Retour au pays de tirailleurs sénégalais : Haie d’honneur pour l’histoire, l’humanité et la justice
La France exorcise les démons de son histoire coloniale. Dernier acte en date, et pas des moindres, le retour au Sénégal de 9 tirailleurs sénégalais, anciens combattants de l’armée coloniale, qui auront eu la chance de vivre plus qu’octogénaires.
Ils marquent d’une pierre blanche cette date du 28 avril 2023, ces braves soldats qui remportent la dernière bataille, mais combien importante, de leur vie ! La bataille de vivre libres parmi les leurs, dans leur pays natal, débarrassés de cette chaîne honteuse de la résidence alternée (6 mois) entre l’Afrique et l’ancienne métropole afin de bénéficier de leur pension de retraite.
Ce fut un véritable parcours du combattant pour ces survivants de plusieurs guerres qui sont passés par l’étape de la démobilisation avec cristallisation des pensions, la décristallition de celles-ci et, enfin, le droit au Minimum vieillesse, 800 à 850 euros par mois, avec en sus une aide financière exceptionnelle de l’Etat français.
De 2006 à 2023, de Jacques Chirac à Emmanuel Macron en passant par François Hollande, les premiers magistrats français y ont mis du leur, donnant de vigoureux coups de pic à ce mur de la honte que constituaient les différences de traitement entre anciens combattants français.
Ce 28 avril, en débarquant à l’aéroport international Blaise-Diagne de Dakar, les 9 rescapés des boucheries de la guerre d’Indochine, d’Algérie et de la ségrégation d’origine, pour ne pas dire raciste, dans la jouissance de leurs droits de retraités et d’anciens combattants, voire de Français tout court pour certains, sont des héros de l’histoire, de l’humanisme et de la justice.

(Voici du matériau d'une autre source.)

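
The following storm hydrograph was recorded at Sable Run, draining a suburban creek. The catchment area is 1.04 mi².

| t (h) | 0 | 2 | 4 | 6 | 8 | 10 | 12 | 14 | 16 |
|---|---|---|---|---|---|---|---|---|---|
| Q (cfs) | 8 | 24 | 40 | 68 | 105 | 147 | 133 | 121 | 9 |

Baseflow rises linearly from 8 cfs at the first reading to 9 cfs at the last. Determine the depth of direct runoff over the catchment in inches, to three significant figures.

d ≈ 1.72 in

Direct runoff: 0.00, 15.88, 31.75, 59.62, 96.50, 138.38, 124.25, 112.12, 0.00 cfs; ΣQ_DR = 578.5 cfs.
V = ΣQ_DR · Δt = 578.5 × 7200 s = 4.165 × 10^6 ft³.
Over A = 1.04 mi², depth = V / A = 1.72 in.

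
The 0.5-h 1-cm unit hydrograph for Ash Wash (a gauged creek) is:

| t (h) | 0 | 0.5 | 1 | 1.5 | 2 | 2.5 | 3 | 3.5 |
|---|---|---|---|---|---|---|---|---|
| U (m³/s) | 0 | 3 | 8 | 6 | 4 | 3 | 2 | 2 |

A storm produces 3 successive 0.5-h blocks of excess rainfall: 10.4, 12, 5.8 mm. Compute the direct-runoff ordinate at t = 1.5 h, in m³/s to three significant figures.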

Et cette dernière victoire du retour triomphal au pays natal est assurément la plus belle et la plus importante, d’où les titres dithyrambiques de nos confrères d’ici et d’ailleurs, notamment outre Atlantique, qui claironnent : ‘’Mieux vaut tard que jamais’’, ce ‘’retour de la dignité’’ qui leur vaut ‘’une satisfaction morale’’ et ‘’une joie immense’’. Dès lors, la haie en leur honneur ce 28 avril l’est aussi pour l’histoire, l’humanité et la justice.
C’est pourquoi on applaudit à tout rompre avec l’espoir que suivent d’autres retours au pays natal, d’autres murs qui s’écroulent et d’autres symboles qui émergent comme balises d’une Afrique décomplexée de son passé et d’anciennes métropoles qui font amende honorable pour les blessures indélébiles infligées aux peuples asservis, hier et aujourd’hui.
En cela, ‘’nos ancêtres les Gaulois’’ balaient devant leur porte avec le retour au village, en terre d’Ebène, de Yoro Diao (95 ans), d’Oumar Dieme (91 ans), d’Ousmane Sagna (86 ans) et des 6 autres estafettes, en attendant le gros de la troupe des 37 anciens combattants, tirailleurs sénégalais, recensés en France et concernés par cet élargissement de la servitude de la résidence alternée.
Hélas, on ne poussera pas que des hourras ce 28 avril pour Yoro Diao et ses bienheureux compagnons. Il y aura aussi des moments de silence et de soupirs de profundis. En effet, ils sont légionà avoir passé l’arme à gauche après avoir attendu en vain leur pension de démobilisation, de retraite, la décristallisation et le graal du Minimum vieillesse. On n’oublie pas, on oubliera jamais la tragédie de Thiaroye, le 1er décembre 1944, le naufrage du paquebot Afrique, le 12 janvier 1920, ni les drames silencieux sur les multiples fronts de bataille en Europe, en Asie et en Afrique où périrent des centaines de milliers de tirailleurs sénégalais, non générique donné aux soldats enrôlés dans l’armée coloniale française venus de l’ex-AOF.
Alors à côté de la fierté de ce retour triomphal au pays natal de Yoro Diao et autres, souvenons-nous, avec le poète Birago Diop, que nos soldats ‘’morts ne sont pas morts’’, ils sont dans le souffle de ces héros qui reviennent.